Desiring to grow in knowledge of the Bible, Pink immigrated to the United States to study at Moody Bible Institute. In 1916 he married Vera E. Russell (January 8, 1893 - July 17, 1962), who was from Kentucky. However, he left after just two months for Colorado, then California, then Britain. From 1925 to 1928 he served in Australia, including as pastor of two congregations from 1926 to 1928, when he returned to England, and to the United States the following year. He eventually pastored churches in Colorado, California, Kentucky, and South Carolina.

      Converted in 1908 at the age of 22, Arthur Pink left England in 1910 to Study and Moody Bible Institue in Chicago, Illinois. He left after two months and pastored a church in Silverton, Colorado. He had short term pastorates in California, Kentuck and South Carolina.

      His first major work, Divine Inspiration Of The Bible, was published in 1917, followed by The Sovereignty Of God, in 1918 which sold less than 2000 copies. He edited the magazine, Studies In The Scriptures, from 1922-1923, in which much of his published works appeared, but circulation was poor, never more than 1000 subscribers.

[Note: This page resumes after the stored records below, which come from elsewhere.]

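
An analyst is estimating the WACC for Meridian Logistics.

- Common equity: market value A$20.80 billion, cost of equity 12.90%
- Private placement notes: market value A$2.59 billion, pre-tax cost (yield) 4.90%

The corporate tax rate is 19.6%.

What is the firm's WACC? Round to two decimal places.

Total capital V = 20.8 + 2.59 = 23.39.
Equity: weight = 20.8/23.39 = 0.8893; cost = 12.9%.
Private placement notes: weight = 2.59/23.39 = 0.1107; after-tax cost = 4.9% × (1 − 19.6%) = 3.9396%.
WACC = 0.8893 × 12.9000% + 0.1107 × 3.9396% = 11.9078%.

11.91%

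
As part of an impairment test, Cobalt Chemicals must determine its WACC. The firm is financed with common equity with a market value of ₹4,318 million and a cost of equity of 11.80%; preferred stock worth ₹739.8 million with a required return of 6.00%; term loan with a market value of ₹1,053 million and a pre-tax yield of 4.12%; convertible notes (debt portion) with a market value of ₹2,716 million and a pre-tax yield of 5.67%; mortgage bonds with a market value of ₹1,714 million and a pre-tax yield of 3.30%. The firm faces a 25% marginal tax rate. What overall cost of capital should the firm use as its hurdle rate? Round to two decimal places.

7.06%

Total capital V = 4318 + 739.8 + 1053 + 2716 + 1714 = 10540.8.
Equity: weight = 4318/10540.8 = 0.4096; cost = 11.8%.
Preferred: weight = 739.8/10540.8 = 0.0702; cost = 6%.
Term loan: weight = 1053/10540.8 = 0.0999; after-tax cost = 4.12% × (1 − 25%) = 3.0900%.
Convertible notes (debt portion): weight = 2716/10540.8 = 0.2577; after-tax cost = 5.67% × (1 − 25%) = 4.2525%.
Mortgage bonds: weight = 1714/10540.8 = 0.1626; after-tax cost = 3.3% × (1 − 25%) = 2.4750%.
WACC = 0.4096 × 11.8000% + 0.0702 × 6.0000% + 0.0999 × 3.0900% + 0.2577 × 4.2525% + 0.1626 × 2.4750% = 7.0618%.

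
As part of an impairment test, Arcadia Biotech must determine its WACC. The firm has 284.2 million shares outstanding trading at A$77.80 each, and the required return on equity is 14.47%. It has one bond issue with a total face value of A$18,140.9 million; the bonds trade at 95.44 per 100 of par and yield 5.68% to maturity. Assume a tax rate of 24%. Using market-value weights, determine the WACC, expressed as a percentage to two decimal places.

10.01%

Market value of equity E = 77.8 × 284.2m = 22110.76m. Market value of debt D = 18140.9m × 95.44/100 = 17313.67496m.
Total capital V = 22110.76 + 17313.67496 = 39424.43496.
Equity: weight = 22110.76/39424.43496 = 0.5608; cost = 14.47%.
Bonds outstanding: weight = 17313.67496/39424.43496 = 0.4392; after-tax cost = 5.68% × (1 − 24%) = 4.3168%.
WACC = 0.5608 × 14.4700% + 0.4392 × 4.3168% = 10.0111%.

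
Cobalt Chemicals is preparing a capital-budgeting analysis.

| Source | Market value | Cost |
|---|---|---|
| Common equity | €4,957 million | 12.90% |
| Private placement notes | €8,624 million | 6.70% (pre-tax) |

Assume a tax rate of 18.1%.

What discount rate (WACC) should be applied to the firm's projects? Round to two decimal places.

Total capital V = 4957 + 8624 = 13581.
Equity: weight = 4957/13581 = 0.3650; cost = 12.9%.
Private placement notes: weight = 8624/13581 = 0.6350; after-tax cost = 6.7% × (1 − 18.1%) = 5.4873%.
WACC = 0.3650 × 12.9000% + 0.6350 × 5.4873% = 8.1929%.

8.19%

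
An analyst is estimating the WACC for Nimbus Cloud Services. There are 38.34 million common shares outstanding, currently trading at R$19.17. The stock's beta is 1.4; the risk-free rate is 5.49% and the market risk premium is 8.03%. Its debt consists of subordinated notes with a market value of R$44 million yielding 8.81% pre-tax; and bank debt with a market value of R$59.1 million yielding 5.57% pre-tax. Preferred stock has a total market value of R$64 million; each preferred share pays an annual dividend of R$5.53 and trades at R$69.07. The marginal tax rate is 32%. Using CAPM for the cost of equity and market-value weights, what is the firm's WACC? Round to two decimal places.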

      He spent three years preaching in Australia and returned to England in 1928 for a year. Returning to the United States he spent eight years in itinerant ministry. He returned to England for the last years of his life, living an isolated life.

      Pink is famous for his writings, which had the most effect after his death, but his personal ministry as a pastor was largely a failure.